Reform is needed. Desperately. Reform that can allow the professional game to rebuild and plan long term, whilst giving the community game new ideas and new impetus.

There is no reason that the Welsh game can’t have an academy system equal to or even superior to the Leinster system that has driven Irish rugby’s success. There is no reason Welsh professional teams can’t succeed in Europe. There is no reason a revived professional game can’t work hand in hand with the community game to drive up participation and encourage children into the sport. Professional rugby in Wales can offer so many opportunities to our young, on and off the field. If we allow it to. But it cannot happen when year to year professional rugby clubs are left wondering what their budgets will be. How can anyone plan anything at all under those circumstances? The game needs stability and long term planning. And for that, we must first have reform.

It has to happen. And the men and women who make it happen will be remembered as those who did their sport and their communities a great service.

We can’t wait any longer.

If you walk through the village of Nelson in Caerphilly County Borough, you’ll see an oddity. A handball court in the grounds of a pub. Strictly speaking it’s a Pêl-law court. Pêl-law was a sport first recorded in the 15th century and is probably far, far older. It was the ancient sport of Wales and the first sport to be called the national sport. It was played well into the 20th century. Who remembers it now?

People thinking the same fate cannot befall Welsh rugby should think harder. Welsh rugby is not immune to change and thinking otherwise will lead us only to ruin.
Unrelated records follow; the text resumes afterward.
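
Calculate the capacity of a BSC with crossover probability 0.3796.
0.0422 bits

For a binary symmetric channel (BSC) with error probability p:
Capacity C = 1 - H(p) bits per symbol

where H(p) = -p log₂(p) - (1-p) log₂(1-p) is the binary entropy function.

H(0.3796) = 0.9578 bits
C = 1 - 0.9578 = 0.0422 bits per symbol

This means we can reliably transmit up to 0.0422 bits of information per channel use.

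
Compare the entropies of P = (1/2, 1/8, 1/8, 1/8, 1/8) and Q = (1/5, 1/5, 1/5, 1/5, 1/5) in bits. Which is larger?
Q

Computing entropies in bits:
H(P) = 2.0000
H(Q) = 2.3219

Distribution Q has higher entropy.

Intuition: The distribution closer to uniform (more spread out) has higher entropy.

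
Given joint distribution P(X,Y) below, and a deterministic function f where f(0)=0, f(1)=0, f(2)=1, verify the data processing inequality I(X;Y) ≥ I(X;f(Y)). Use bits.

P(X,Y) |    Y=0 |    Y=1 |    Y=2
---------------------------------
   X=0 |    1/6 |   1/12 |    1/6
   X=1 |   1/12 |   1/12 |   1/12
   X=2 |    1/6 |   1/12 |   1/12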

The fate of Welsh rugby lies in the hands of representatives of the community clubs. It’s they who have it within their gift to push for reform and vote it into being. If they do so, it will be despite the fact that the changes may see them lose some influence on the professional game. It will be a selfless act for the greater good. It will be something noble.

If you’re a club representative or closely associated with your local community club, we’d ask you to remember that whilst CF10 is closely linked to the professional side of Welsh rugby, we want the same thing as you. We want our pro clubs to be strong and you want the community game thriving. It doesn’t have to be either or. In fact it can’t be. Reform of the WRU can mean that both thrive in future. Lets make it happen.
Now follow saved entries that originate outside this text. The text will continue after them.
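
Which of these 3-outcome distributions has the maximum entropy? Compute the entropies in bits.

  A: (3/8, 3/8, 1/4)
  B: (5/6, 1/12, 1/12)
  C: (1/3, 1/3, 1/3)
C

For a discrete distribution over n outcomes, entropy is maximized by the uniform distribution.

Computing entropies:
H(A) = 1.5613 bits
H(B) = 0.8167 bits
H(C) = 1.5850 bits

The uniform distribution (where all probabilities equal 1/3) achieves the maximum entropy of log_2(3) = 1.5850 bits.

Distribution C has the highest entropy.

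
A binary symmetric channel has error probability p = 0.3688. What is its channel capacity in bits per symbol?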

If you’ve read this to the end, it likely means that you care as deeply for the fate of Welsh rugby as the person who wrote it. Ultimately we’re all Welsh men and women entranced by a strange game played with a funny shaped ball. Long may it be the case.

Comments

  • Sun, 04/12/2022 - 12:38 reply

    Here here Steve. A fair bit if time, thought and effort went into this. Fingers crossed that amount of thought and effort can still be found by those who care about the game somewhere within the WRU. 

  • Sun, 04/12/2022 - 13:14 reply

    Well written, Steve. The sooner the stalwarts realise  their community club "first and only" fervour, is in the grand scheme of things, detrimental to their own existence, the better. Welsh rugby ia not "too big to fail". Unless change happens with immediacy, then can the last person singing Hymns and arias please turn off the floodlights.
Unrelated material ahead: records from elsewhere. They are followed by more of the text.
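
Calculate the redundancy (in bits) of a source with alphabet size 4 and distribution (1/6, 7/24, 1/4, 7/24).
0.0322 bits

Redundancy measures how far a source is from maximum entropy:
R = H_max - H(X)

Maximum entropy for 4 symbols: H_max = log_2(4) = 2.0000 bits
Actual entropy: H(X) = 1.9678 bits
Redundancy: R = 2.0000 - 1.9678 = 0.0322 bits

This redundancy represents potential for compression: the source could be compressed by 0.0322 bits per symbol.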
  • Sun, 04/12/2022 - 14:14 reply

    Well said, Steve and I'm not sure that this is clear to the tens of thousands who only attend international matches. Sure, they lament when Wales are poor, but they do not see the causes. That the Dragons have had to let Will Rowlands leave is a disgrace. Not Will's fault. Not at all - he's 31, has a family to think of and, like all rugby players, is just one bad tackle away from the end of his career. The idea that the solution is to tinker with the 60 cap rule is to apply a sticking plaster to a gaping wound.